Speaking on this subject, we should look a little into history. The social role of women in the Middle East was to give birth to children, wash, clean, cook and serve. But suddenly in the Gospel we read that Mary of Bethany, Martha’s sister, sat at Christ’s feet and listened. Why is this moment so important? We remember that the Apostle Paul sat at Gamaliel’s feet. He was not just one of his disciples—he could sit at the feet of this well-respected teacher of the Law, he was his closest disciple. And the Lord Jesus Christ allowed Mary not just to stand at the door and listen, but allowed her to sit next to Him, at His feet. This shows that there is no difference in the spiritual sense between a man and a woman. There is a difference in social roles, talents and opportunities. Above all the angels, the saints, the righteous and the apostles we honor the Most Holy Theotokos. Therefore, it is wrong to take a quote from the Holy Scriptures out of context and say: “It follows from these words that she should be in a subordinate position and do exclusively household chores without receiving education or developing her skills at work.” This is manipulation.
There is also such a moment: It is known that insecure men are afraid of strong women. A woman who is well-educated, successful, self-confident and who has a high-paying job causes fear in such men. She cannot be manipulated—she is an independent person. Such a man cannot say outright: “I’m infantile, a big boy who just wants you to obey me.” He looks (sometimes consciously and sometimes unconsciously) for some pseudo-pious excuses in order to achieve his goal. From here manipulations begin: “You must!” and so on. I see the situation this way.
But if there is real love, then the opposite happens: The husband is only glad that his beloved woman realizes her talents, that she derives joy from life, that she is engaged in an interesting business that helps her develop and grow.

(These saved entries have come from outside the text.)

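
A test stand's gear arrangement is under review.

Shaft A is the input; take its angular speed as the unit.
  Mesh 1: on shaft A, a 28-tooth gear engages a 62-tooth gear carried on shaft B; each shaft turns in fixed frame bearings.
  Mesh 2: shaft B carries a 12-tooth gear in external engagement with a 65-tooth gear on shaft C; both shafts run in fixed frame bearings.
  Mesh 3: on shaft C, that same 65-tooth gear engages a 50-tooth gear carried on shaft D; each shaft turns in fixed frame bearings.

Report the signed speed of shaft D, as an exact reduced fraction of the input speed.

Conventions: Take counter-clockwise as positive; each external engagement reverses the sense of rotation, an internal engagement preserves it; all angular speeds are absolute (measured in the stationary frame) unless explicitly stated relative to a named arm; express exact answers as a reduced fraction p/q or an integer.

-84/775

3-mesh fixed-axis compound train (all bearings frame-fixed)
mesh 1 [28T→62T]: |ω|/ω_in = 1×28/62 = 14/31, sense flips to −
mesh 2 [12T→65T]: |ω|/ω_in = (14/31)×12/65 = 168/2015, sense flips to +
mesh 3 [65T→50T]: |ω|/ω_in = (168/2015)×65/50 = 84/775, sense flips to −
signed output speed (× input speed) = -84/775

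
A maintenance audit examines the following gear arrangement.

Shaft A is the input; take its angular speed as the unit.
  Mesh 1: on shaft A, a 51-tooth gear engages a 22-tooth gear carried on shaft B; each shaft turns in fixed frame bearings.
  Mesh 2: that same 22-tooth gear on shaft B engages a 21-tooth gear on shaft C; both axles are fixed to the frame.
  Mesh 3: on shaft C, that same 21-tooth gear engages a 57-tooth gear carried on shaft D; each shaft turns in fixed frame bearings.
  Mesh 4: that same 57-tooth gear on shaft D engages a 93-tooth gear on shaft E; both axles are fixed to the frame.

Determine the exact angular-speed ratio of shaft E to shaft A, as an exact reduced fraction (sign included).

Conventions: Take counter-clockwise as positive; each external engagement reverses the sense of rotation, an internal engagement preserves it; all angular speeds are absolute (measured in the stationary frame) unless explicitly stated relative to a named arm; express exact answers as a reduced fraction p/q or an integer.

class = fixed-axis compound train [4 meshes; 4 ratios multiply, 4 sense flips]
mesh 1 [51T→22T]: running ratio 51/22, sense −
mesh 2 [22T→21T]: running ratio 17/7, sense +
mesh 3 [21T→57T]: running ratio 17/19, sense −
mesh 4 [57T→93T]: running ratio 17/31, sense +
ω_out/ω_in = 17/31

17/31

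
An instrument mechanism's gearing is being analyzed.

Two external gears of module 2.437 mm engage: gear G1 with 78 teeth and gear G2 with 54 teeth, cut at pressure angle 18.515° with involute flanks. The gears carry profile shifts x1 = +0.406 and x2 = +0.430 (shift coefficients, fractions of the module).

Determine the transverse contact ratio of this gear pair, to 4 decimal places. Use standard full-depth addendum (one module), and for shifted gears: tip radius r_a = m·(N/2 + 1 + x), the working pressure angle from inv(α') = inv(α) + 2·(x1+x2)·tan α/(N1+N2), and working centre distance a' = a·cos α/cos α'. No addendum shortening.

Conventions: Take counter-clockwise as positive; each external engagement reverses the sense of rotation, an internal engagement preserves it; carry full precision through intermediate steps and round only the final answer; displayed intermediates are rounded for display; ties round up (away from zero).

1.7784

class = single-mesh tooth geometry [involute pair 78T × 54T, m = 2.437]
base radii: r_b1 = 90.123627, r_b2 = 62.393280
tip radii: r_a1 = 98.469422, r_a2 = 69.283910
inv(α') = inv(18.515°) + 2·(+0.406+0.430)·tan α/(78+54) = 0.01598064  ⇒  α' = 20.45417°
a' = a·cos α / cos α' = 160.8420·cos 18.515°/cos 20.45417° = 162.779848
action lengths: √(r_a1²−r_b1²) = 39.673152, √(r_a2²−r_b2²) = 30.122065
base pitch p_b = π·m·cos α = 7.259788
CR = (39.673152 + 30.122065 − 162.779848·sin 20.45417°)/7.259788 = 1.778357
contact ratio ≈ 1.7784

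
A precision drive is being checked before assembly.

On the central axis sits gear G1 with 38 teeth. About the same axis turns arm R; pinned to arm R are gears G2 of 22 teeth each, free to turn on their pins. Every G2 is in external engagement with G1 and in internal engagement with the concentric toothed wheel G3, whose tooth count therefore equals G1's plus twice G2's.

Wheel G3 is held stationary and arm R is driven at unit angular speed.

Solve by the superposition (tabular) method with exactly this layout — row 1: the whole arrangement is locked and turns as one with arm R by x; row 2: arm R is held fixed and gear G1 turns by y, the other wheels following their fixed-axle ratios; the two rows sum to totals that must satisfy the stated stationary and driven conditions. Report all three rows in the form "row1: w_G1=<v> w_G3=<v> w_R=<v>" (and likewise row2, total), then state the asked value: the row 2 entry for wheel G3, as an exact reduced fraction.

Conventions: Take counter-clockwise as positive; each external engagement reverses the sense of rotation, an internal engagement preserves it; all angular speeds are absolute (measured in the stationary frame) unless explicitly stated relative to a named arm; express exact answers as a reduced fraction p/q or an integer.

topology: planetary set — G1 38T / G2 22T / G3 82T, arm = carrier (Willis)
row 1: whole set turns with the arm by x
row 2 (arm held, sun turns y): ω_ring = −(38/82)·y, ω_arm = 0
boundary: total ω_ring = x − (38/82)·y = 0 and total ω_arm = x = 1  ⇒  y = 41/19, x = 1
row 2 ring = −(38/82)·41/19 = -1
totals (row 1 + row 2): sun 1 + 41/19 = 60/19, ring 1 + (-1) = 0, arm 1 + 0 = 1
asked cell (row2, ring) = -1

row1: w_G1=1 w_G3=1 w_R=1
row2: w_G1=41/19 w_G3=-1 w_R=0
total: w_G1=60/19 w_G3=0 w_R=1
asked value: -1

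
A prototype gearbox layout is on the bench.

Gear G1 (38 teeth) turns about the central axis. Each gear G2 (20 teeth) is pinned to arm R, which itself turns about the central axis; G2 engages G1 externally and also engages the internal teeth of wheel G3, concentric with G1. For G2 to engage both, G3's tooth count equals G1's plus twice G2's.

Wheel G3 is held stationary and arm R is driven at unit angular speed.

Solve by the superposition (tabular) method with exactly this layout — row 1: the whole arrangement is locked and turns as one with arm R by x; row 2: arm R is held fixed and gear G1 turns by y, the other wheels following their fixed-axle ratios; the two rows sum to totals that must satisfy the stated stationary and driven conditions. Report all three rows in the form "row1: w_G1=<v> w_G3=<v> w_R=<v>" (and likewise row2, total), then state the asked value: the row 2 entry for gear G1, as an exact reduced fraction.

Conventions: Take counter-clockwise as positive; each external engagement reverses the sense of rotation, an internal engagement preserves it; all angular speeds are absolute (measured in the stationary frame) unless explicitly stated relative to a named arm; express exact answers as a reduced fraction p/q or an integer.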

—Thank you very much for the talk! In conclusion, can you share some personal technique that helps you in family life?
—Five years ago, chess appeared in our kitchen. A small chessboard with magnetic pieces, which traveled with us on all pilgrimage trips and vacations. My Anechka and I play chess when we sit down for tea: we set out the chess pieces and start... At first, my wife often lost because she had never played before, while I have been playing since childhood. But then she gained experience and began to win. Now we can say that we play on an equal footing.
There can be tense situations in family relationships. Then one of us silently sets out the chess pieces and makes the first move. I may be the first to move my knight, and my wife, after looking with an offended gaze for a minute or two, makes her return move. The game goes on, and all disagreements are slowly forgotten. We have stakes—for example, the winner chooses a movie to watch together. For our family, this is a very successful and good discovery, which sometimes helps us overcome tense moments and allows us to just spend time together, distracting us from everyday affairs.